Nadine menoleh heran. “Oh, ya? Kok bisa?”
“Ada mobil tertentu yang diproduksi secara terbatas. Dan, biasanya jika sudah memenuhi kuota, maka susah mendapatkan. Contohnya, klien aku yang di Arab Saudi. Membeli mobil dariku dengan harga nyaris dua kali lipat dari harga asli hanya karena di negaranya,dia sudah tidak kebagian.”
“Wow.” Nadine mendesah heran. Ia tidak habis pikir, dari mana orang-orang kaya itu mendapatkan uang untuk membeli mobil-mobil mewah ini. Ingatannya seketika tertuju pada Dave dan harta laki-laki itu yang tidak akan habis tujuh turunan.
“Menurutmu, apa seorang milyader bisa bangkrut?” tanya Nadine tiba-tiba.
Evan menatapnya, lalu mengangguk. “Bisa, meski nggak drastis. Karena, jika satu bidang usaha tidak menghasilkan, masih ada usaha yang lain untuk menopang. Biasanya penyebab bangkrut karena modal yang nggak berputar, seperti bisnis yang gagal. Hutang yang lebih besar dari pada aset. Sekali lagi, lama prosesnya. Karena biasanya, seorang pengusaha tahu bagaimana memutar balikkan keadaan.”
Nadine tercenung, mencerna semua penjelasan dari Evan. Ia tahu, tentu perlu perjuangan panjang untuk mencapai keadaan dan posisi Dave sekarang. Yang pastinya, juga banyak musuh dan rintangan. Ia sudah beberapa kali ikut Dave ke pesta dan secara tidak langsung mengamati, kalau dalam dunia bisnis, tikam menikam itu biasa.

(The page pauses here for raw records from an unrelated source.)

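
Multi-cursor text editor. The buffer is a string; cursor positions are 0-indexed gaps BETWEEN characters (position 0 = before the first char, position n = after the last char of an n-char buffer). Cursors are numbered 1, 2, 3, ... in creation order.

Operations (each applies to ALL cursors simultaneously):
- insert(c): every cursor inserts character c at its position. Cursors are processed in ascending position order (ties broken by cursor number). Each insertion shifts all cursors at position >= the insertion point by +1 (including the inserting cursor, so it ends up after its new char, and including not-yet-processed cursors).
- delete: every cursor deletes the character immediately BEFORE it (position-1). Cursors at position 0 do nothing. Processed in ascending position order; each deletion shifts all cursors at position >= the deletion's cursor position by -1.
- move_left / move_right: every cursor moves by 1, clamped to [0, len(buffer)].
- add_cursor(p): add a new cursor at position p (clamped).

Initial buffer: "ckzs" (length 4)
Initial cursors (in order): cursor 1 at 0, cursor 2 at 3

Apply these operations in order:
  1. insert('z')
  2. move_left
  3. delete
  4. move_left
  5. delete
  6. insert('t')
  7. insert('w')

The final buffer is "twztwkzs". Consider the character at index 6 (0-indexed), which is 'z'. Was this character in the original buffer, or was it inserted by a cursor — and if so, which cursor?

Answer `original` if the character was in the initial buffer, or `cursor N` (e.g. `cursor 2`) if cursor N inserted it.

After op 1 (insert('z')): buffer="zckzzs" (len 6), cursors c1@1 c2@5, authorship 1...2.
After op 2 (move_left): buffer="zckzzs" (len 6), cursors c1@0 c2@4, authorship 1...2.
After op 3 (delete): buffer="zckzs" (len 5), cursors c1@0 c2@3, authorship 1..2.
After op 4 (move_left): buffer="zckzs" (len 5), cursors c1@0 c2@2, authorship 1..2.
After op 5 (delete): buffer="zkzs" (len 4), cursors c1@0 c2@1, authorship 1.2.
After op 6 (insert('t')): buffer="tztkzs" (len 6), cursors c1@1 c2@3, authorship 112.2.
After op 7 (insert('w')): buffer="twztwkzs" (len 8), cursors c1@2 c2@5, authorship 11122.2.
Authorship (.=original, N=cursor N): 1 1 1 2 2 . 2 .
Index 6: author = 2

Answer: cursor 2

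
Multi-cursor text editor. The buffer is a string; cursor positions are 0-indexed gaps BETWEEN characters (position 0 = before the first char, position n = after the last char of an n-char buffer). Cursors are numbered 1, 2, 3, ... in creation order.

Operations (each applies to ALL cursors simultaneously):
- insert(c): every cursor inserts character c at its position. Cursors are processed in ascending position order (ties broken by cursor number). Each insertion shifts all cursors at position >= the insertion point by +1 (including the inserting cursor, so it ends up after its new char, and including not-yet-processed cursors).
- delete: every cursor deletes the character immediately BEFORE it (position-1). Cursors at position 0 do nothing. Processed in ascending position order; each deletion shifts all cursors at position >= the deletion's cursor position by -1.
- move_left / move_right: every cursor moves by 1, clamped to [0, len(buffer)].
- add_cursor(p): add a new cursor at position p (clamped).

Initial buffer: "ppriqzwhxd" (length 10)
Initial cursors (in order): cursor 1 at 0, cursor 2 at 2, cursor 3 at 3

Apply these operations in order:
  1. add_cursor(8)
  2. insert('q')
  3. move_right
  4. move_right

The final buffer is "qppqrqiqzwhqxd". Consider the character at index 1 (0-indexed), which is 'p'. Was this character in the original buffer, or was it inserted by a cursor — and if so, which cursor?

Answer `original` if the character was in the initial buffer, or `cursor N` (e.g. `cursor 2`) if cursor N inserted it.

After op 1 (add_cursor(8)): buffer="ppriqzwhxd" (len 10), cursors c1@0 c2@2 c3@3 c4@8, authorship ..........
After op 2 (insert('q')): buffer="qppqrqiqzwhqxd" (len 14), cursors c1@1 c2@4 c3@6 c4@12, authorship 1..2.3.....4..
After op 3 (move_right): buffer="qppqrqiqzwhqxd" (len 14), cursors c1@2 c2@5 c3@7 c4@13, authorship 1..2.3.....4..
After op 4 (move_right): buffer="qppqrqiqzwhqxd" (len 14), cursors c1@3 c2@6 c3@8 c4@14, authorship 1..2.3.....4..
Authorship (.=original, N=cursor N): 1 . . 2 . 3 . . . . . 4 . .
Index 1: author = original

Answer: original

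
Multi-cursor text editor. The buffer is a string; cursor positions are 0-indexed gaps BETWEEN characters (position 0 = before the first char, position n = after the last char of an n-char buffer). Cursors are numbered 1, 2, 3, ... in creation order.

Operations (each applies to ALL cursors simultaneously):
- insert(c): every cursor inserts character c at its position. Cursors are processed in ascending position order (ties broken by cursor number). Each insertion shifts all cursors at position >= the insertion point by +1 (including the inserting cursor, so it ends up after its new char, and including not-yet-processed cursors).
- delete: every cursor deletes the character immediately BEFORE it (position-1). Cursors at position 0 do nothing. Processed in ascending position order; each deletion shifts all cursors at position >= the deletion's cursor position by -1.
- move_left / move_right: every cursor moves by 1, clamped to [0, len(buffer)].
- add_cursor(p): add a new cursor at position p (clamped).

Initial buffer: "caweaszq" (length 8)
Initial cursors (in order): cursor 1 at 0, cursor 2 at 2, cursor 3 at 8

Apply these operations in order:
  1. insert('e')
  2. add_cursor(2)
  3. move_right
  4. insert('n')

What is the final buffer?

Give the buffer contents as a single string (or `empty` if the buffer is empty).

After op 1 (insert('e')): buffer="ecaeweaszqe" (len 11), cursors c1@1 c2@4 c3@11, authorship 1..2......3
After op 2 (add_cursor(2)): buffer="ecaeweaszqe" (len 11), cursors c1@1 c4@2 c2@4 c3@11, authorship 1..2......3
After op 3 (move_right): buffer="ecaeweaszqe" (len 11), cursors c1@2 c4@3 c2@5 c3@11, authorship 1..2......3
After op 4 (insert('n')): buffer="ecnanewneaszqen" (len 15), cursors c1@3 c4@5 c2@8 c3@15, authorship 1.1.42.2.....33

Answer: ecnanewneaszqen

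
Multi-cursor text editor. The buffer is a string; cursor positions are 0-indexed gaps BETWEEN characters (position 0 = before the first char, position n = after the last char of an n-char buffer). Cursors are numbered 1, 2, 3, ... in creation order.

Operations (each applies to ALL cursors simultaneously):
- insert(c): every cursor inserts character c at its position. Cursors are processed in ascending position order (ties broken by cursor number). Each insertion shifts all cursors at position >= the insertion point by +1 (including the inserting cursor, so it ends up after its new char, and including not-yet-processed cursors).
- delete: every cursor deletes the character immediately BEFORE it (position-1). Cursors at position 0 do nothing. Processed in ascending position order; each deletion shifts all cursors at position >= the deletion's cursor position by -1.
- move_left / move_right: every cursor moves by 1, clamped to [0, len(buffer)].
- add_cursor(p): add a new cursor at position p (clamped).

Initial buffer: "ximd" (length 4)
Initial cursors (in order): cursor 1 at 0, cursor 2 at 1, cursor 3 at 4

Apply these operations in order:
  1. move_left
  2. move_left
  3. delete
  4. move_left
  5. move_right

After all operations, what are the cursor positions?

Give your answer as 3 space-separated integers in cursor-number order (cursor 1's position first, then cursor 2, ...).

Answer: 1 1 1

Derivation:
After op 1 (move_left): buffer="ximd" (len 4), cursors c1@0 c2@0 c3@3, authorship ....
After op 2 (move_left): buffer="ximd" (len 4), cursors c1@0 c2@0 c3@2, authorship ....
After op 3 (delete): buffer="xmd" (len 3), cursors c1@0 c2@0 c3@1, authorship ...
After op 4 (move_left): buffer="xmd" (len 3), cursors c1@0 c2@0 c3@0, authorship ...
After op 5 (move_right): buffer="xmd" (len 3), cursors c1@1 c2@1 c3@1, authorship ...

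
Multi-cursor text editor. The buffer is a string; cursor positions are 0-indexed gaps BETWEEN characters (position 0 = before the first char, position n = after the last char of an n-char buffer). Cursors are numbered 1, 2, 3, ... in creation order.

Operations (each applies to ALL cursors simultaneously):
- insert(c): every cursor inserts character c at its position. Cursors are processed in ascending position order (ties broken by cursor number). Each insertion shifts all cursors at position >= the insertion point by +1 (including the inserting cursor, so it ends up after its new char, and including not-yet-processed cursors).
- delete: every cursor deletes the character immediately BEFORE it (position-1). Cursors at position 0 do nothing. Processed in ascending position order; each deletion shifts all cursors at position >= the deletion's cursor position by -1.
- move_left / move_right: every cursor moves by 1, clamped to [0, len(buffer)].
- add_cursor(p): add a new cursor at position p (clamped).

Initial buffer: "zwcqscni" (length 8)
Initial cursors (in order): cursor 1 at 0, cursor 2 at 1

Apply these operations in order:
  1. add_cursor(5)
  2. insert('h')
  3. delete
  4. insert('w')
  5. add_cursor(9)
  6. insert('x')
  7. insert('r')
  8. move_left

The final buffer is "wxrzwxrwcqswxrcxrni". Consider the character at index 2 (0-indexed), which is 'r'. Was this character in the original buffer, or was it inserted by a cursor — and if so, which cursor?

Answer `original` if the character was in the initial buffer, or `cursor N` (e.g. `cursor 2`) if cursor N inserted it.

After op 1 (add_cursor(5)): buffer="zwcqscni" (len 8), cursors c1@0 c2@1 c3@5, authorship ........
After op 2 (insert('h')): buffer="hzhwcqshcni" (len 11), cursors c1@1 c2@3 c3@8, authorship 1.2....3...
After op 3 (delete): buffer="zwcqscni" (len 8), cursors c1@0 c2@1 c3@5, authorship ........
After op 4 (insert('w')): buffer="wzwwcqswcni" (len 11), cursors c1@1 c2@3 c3@8, authorship 1.2....3...
After op 5 (add_cursor(9)): buffer="wzwwcqswcni" (len 11), cursors c1@1 c2@3 c3@8 c4@9, authorship 1.2....3...
After op 6 (insert('x')): buffer="wxzwxwcqswxcxni" (len 15), cursors c1@2 c2@5 c3@11 c4@13, authorship 11.22....33.4..
After op 7 (insert('r')): buffer="wxrzwxrwcqswxrcxrni" (len 19), cursors c1@3 c2@7 c3@14 c4@17, authorship 111.222....333.44..
After op 8 (move_left): buffer="wxrzwxrwcqswxrcxrni" (len 19), cursors c1@2 c2@6 c3@13 c4@16, authorship 111.222....333.44..
Authorship (.=original, N=cursor N): 1 1 1 . 2 2 2 . . . . 3 3 3 . 4 4 . .
Index 2: author = 1

Answer: cursor 1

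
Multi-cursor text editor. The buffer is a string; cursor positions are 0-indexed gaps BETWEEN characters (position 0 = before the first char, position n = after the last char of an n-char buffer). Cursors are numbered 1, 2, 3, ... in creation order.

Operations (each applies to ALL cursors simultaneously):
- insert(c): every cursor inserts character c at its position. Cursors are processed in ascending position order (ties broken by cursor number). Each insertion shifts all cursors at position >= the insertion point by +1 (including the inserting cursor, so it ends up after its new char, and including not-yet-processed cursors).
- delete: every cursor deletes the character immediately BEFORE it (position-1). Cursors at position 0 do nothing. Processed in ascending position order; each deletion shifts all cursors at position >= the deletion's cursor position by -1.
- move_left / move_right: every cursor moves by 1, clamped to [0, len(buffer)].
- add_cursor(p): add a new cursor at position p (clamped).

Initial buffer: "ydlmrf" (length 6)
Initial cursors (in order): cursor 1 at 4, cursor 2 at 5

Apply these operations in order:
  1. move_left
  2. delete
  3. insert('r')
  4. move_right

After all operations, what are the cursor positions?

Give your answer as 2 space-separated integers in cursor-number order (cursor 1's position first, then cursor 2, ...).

Answer: 5 5

Derivation:
After op 1 (move_left): buffer="ydlmrf" (len 6), cursors c1@3 c2@4, authorship ......
After op 2 (delete): buffer="ydrf" (len 4), cursors c1@2 c2@2, authorship ....
After op 3 (insert('r')): buffer="ydrrrf" (len 6), cursors c1@4 c2@4, authorship ..12..
After op 4 (move_right): buffer="ydrrrf" (len 6), cursors c1@5 c2@5, authorship ..12..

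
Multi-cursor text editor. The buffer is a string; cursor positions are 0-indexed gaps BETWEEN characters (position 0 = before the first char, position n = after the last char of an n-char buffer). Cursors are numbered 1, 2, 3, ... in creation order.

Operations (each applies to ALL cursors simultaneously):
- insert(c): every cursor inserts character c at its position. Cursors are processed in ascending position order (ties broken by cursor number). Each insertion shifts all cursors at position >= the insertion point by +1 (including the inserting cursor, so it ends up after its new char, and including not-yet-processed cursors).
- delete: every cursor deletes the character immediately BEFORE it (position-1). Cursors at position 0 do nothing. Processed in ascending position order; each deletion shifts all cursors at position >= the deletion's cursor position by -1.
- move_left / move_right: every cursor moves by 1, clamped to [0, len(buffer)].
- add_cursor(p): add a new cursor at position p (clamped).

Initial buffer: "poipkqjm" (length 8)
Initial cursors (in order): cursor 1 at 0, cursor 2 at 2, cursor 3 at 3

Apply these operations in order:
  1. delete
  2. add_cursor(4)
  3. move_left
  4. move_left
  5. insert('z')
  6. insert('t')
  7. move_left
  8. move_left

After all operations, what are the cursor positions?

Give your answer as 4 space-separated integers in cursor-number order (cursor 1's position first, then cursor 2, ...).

After op 1 (delete): buffer="ppkqjm" (len 6), cursors c1@0 c2@1 c3@1, authorship ......
After op 2 (add_cursor(4)): buffer="ppkqjm" (len 6), cursors c1@0 c2@1 c3@1 c4@4, authorship ......
After op 3 (move_left): buffer="ppkqjm" (len 6), cursors c1@0 c2@0 c3@0 c4@3, authorship ......
After op 4 (move_left): buffer="ppkqjm" (len 6), cursors c1@0 c2@0 c3@0 c4@2, authorship ......
After op 5 (insert('z')): buffer="zzzppzkqjm" (len 10), cursors c1@3 c2@3 c3@3 c4@6, authorship 123..4....
After op 6 (insert('t')): buffer="zzztttppztkqjm" (len 14), cursors c1@6 c2@6 c3@6 c4@10, authorship 123123..44....
After op 7 (move_left): buffer="zzztttppztkqjm" (len 14), cursors c1@5 c2@5 c3@5 c4@9, authorship 123123..44....
After op 8 (move_left): buffer="zzztttppztkqjm" (len 14), cursors c1@4 c2@4 c3@4 c4@8, authorship 123123..44....

Answer: 4 4 4 8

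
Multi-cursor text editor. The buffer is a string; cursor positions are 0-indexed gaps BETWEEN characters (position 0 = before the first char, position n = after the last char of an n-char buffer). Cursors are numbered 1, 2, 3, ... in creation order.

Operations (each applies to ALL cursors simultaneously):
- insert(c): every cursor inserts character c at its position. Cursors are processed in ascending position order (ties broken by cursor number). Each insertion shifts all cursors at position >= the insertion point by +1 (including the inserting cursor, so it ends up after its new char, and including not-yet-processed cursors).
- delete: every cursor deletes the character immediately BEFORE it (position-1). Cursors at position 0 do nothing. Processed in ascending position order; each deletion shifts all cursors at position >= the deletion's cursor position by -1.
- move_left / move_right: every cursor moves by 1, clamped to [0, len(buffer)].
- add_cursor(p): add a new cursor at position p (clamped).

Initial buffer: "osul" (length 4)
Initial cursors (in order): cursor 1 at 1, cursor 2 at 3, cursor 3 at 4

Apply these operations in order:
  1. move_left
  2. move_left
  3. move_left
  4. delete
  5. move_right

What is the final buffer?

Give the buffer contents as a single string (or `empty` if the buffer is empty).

Answer: sul

Derivation:
After op 1 (move_left): buffer="osul" (len 4), cursors c1@0 c2@2 c3@3, authorship ....
After op 2 (move_left): buffer="osul" (len 4), cursors c1@0 c2@1 c3@2, authorship ....
After op 3 (move_left): buffer="osul" (len 4), cursors c1@0 c2@0 c3@1, authorship ....
After op 4 (delete): buffer="sul" (len 3), cursors c1@0 c2@0 c3@0, authorship ...
After op 5 (move_right): buffer="sul" (len 3), cursors c1@1 c2@1 c3@1, authorship ...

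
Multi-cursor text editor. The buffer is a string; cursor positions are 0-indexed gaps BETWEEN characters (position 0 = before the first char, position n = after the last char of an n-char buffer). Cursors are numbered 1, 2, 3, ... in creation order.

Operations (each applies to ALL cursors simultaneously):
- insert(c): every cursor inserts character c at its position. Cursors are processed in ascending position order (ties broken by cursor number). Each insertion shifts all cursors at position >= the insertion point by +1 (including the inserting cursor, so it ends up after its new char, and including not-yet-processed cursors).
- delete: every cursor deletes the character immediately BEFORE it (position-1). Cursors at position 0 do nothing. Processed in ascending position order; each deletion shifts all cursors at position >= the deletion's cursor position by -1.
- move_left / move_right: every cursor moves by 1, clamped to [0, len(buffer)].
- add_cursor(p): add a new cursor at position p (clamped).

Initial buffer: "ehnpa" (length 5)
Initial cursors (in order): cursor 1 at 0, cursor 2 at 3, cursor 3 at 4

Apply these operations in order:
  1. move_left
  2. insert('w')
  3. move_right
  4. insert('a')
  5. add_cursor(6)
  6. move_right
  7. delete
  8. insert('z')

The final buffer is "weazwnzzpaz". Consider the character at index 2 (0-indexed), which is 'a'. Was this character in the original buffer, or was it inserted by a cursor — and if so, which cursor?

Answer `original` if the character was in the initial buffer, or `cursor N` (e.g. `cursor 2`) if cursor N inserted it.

Answer: cursor 1

Derivation:
After op 1 (move_left): buffer="ehnpa" (len 5), cursors c1@0 c2@2 c3@3, authorship .....
After op 2 (insert('w')): buffer="wehwnwpa" (len 8), cursors c1@1 c2@4 c3@6, authorship 1..2.3..
After op 3 (move_right): buffer="wehwnwpa" (len 8), cursors c1@2 c2@5 c3@7, authorship 1..2.3..
After op 4 (insert('a')): buffer="weahwnawpaa" (len 11), cursors c1@3 c2@7 c3@10, authorship 1.1.2.23.3.
After op 5 (add_cursor(6)): buffer="weahwnawpaa" (len 11), cursors c1@3 c4@6 c2@7 c3@10, authorship 1.1.2.23.3.
After op 6 (move_right): buffer="weahwnawpaa" (len 11), cursors c1@4 c4@7 c2@8 c3@11, authorship 1.1.2.23.3.
After op 7 (delete): buffer="weawnpa" (len 7), cursors c1@3 c2@5 c4@5 c3@7, authorship 1.12..3
After op 8 (insert('z')): buffer="weazwnzzpaz" (len 11), cursors c1@4 c2@8 c4@8 c3@11, authorship 1.112.24.33
Authorship (.=original, N=cursor N): 1 . 1 1 2 . 2 4 . 3 3
Index 2: author = 1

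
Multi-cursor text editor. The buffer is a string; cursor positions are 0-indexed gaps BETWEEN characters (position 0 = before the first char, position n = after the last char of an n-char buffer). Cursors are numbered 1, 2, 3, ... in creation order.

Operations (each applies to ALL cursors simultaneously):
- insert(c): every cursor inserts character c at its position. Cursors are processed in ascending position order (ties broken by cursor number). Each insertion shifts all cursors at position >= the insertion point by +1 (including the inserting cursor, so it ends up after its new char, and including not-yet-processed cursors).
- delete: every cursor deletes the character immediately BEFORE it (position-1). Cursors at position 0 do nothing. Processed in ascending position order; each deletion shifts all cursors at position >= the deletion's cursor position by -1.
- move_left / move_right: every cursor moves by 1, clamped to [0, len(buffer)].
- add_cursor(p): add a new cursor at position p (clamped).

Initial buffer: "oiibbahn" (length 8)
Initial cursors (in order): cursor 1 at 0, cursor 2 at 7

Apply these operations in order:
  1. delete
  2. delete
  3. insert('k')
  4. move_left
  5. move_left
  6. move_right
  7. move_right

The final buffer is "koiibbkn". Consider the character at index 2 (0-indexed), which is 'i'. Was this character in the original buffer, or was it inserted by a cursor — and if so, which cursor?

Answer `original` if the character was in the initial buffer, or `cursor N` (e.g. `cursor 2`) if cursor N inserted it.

After op 1 (delete): buffer="oiibban" (len 7), cursors c1@0 c2@6, authorship .......
After op 2 (delete): buffer="oiibbn" (len 6), cursors c1@0 c2@5, authorship ......
After op 3 (insert('k')): buffer="koiibbkn" (len 8), cursors c1@1 c2@7, authorship 1.....2.
After op 4 (move_left): buffer="koiibbkn" (len 8), cursors c1@0 c2@6, authorship 1.....2.
After op 5 (move_left): buffer="koiibbkn" (len 8), cursors c1@0 c2@5, authorship 1.....2.
After op 6 (move_right): buffer="koiibbkn" (len 8), cursors c1@1 c2@6, authorship 1.....2.
After op 7 (move_right): buffer="koiibbkn" (len 8), cursors c1@2 c2@7, authorship 1.....2.
Authorship (.=original, N=cursor N): 1 . . . . . 2 .
Index 2: author = original

Answer: original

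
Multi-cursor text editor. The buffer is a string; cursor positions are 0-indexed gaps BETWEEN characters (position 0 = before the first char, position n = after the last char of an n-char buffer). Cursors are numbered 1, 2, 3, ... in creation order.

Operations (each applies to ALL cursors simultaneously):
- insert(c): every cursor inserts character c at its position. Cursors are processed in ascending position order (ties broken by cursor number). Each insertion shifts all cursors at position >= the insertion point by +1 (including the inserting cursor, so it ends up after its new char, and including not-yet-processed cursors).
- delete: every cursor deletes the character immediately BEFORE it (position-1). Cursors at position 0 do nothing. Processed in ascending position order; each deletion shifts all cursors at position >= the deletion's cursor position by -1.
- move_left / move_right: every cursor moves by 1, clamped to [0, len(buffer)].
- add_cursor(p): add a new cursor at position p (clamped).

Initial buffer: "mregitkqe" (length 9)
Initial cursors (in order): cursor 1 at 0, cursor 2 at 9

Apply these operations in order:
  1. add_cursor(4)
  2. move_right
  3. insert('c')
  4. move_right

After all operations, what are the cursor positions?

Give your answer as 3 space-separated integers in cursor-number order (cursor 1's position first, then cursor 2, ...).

Answer: 3 12 8

Derivation:
After op 1 (add_cursor(4)): buffer="mregitkqe" (len 9), cursors c1@0 c3@4 c2@9, authorship .........
After op 2 (move_right): buffer="mregitkqe" (len 9), cursors c1@1 c3@5 c2@9, authorship .........
After op 3 (insert('c')): buffer="mcregictkqec" (len 12), cursors c1@2 c3@7 c2@12, authorship .1....3....2
After op 4 (move_right): buffer="mcregictkqec" (len 12), cursors c1@3 c3@8 c2@12, authorship .1....3....2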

“Sebelum pulang, aku ingin kita makan dulu.”
“Kak, aku pulang aja.”
“Makan dulu.”
Berbeda dengan Dave yang sangat menjaga sikap dan kata-kata, Evan lebih apa adanya. Nadine tidak dapat menolak saat laki-laki itu mengajaknya makan siang bersama. Dilanjut dengan ngopi dan obrolan ringan. Ia pamit pulang menjelang sore, karena harus menengok sang nenek dan berjanji akan bertemu lagi dengan Dave secepatnya.
Pulang ke rumah Dave waktu menunjukkan pukul delapan malam. Pelayan bertanya tentang makan malam dan Nadine menjawab sudah kenyang. Ia ke atas untuk berganti baju dan turun kembali ke tempat gym.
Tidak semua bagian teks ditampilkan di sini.